An organiser and an excellent passer of the ball, the 29-year-old’s form this Autumn could make or break Ireland’s hopes.

Kyle Amor


Amor enjoyed his finest season to date in 2012 following his loan move to Wakefield from parent club Leeds Rhinos.

The prop forward made the switch permanent ahead of the 2013 season and has taken his strong form with him into Super League XVIII.

An agile runner with a great ability to offload, Amor’s presence in midfield will provide a real boost to the Wolfhounds, who face the prospect of taking on the packs of Fiji, Australia and England in Group A.


A Bit of History

The green shoots of Rugby League have been growing in the Emerald Isle since the formation of the Dublin Blues club side in 1989. 

Since then, the Irish game has gone from strength to strength, with 20 clubs now taking part in the all-Ireland summer season. 

Rugby League Ireland hopes to enter a team in Super League within the next five years – and a successful World Cup campaign would provide a real shot in the arm. 

The Irish made their international Rugby League debut in 1995, beating the USA 24-22 in a St Patrick’s Day thriller in Washington DC. 

Drawing on talent from Super League and the NRL, the Wolfhounds qualified for the 2000 World Cup and defeated Samoa, Scotland and New Zealand Maoris to reach the last eight, before losing 26-16 to England. 

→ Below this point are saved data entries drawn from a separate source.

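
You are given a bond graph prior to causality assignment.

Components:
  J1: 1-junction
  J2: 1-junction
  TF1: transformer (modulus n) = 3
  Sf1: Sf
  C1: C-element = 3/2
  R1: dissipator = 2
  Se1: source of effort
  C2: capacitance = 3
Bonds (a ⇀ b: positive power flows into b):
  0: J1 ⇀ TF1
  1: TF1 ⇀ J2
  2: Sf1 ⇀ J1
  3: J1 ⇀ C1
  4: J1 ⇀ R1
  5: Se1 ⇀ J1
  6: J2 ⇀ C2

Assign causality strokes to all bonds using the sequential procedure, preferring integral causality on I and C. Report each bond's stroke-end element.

β0 |J1
β1 |TF1
β2 |Sf1
β3 |J1
β4 |J1
β5 |J1
β6 |J2

b2 stroke at Sf1  (Sf1 (Sf) sets flow on bond)
b5 stroke at J1  (source Se1 imposes e)
b0 stroke at J1  (J1: bond 2 brought flow, rest push out)
b3 stroke at J1  (common-f at J1 fixed by 2)
b4 stroke at J1  (1-jn J1 has f-setter on 2)
b1 stroke at TF1  (TF1 one-in-one-out from 0)
b6 stroke at J2  (J2 flow already set via bond 1)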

In 2008 the Irish, bookies’ favourites to finish bottom of their group, once again finished top thanks to a stunning victory over Samoa. The Wolfhounds found themselves just one away from becoming the first Irish team to reach the semi-final of a major international competition, but a place in the record books was denied them by the brilliant Fijians. 

This time around, the Wolfhounds will entertain Australia at Thomond Park in Limerick, where an encouraging 3,100 people recently saw their team lose 34-16 to France. 

With England and Fiji also in their group, the Irish will once again start as wooden spoon favourites. But the underdogs tag will mean nothing to coach Mark Aston – as any Wigan fan will attest.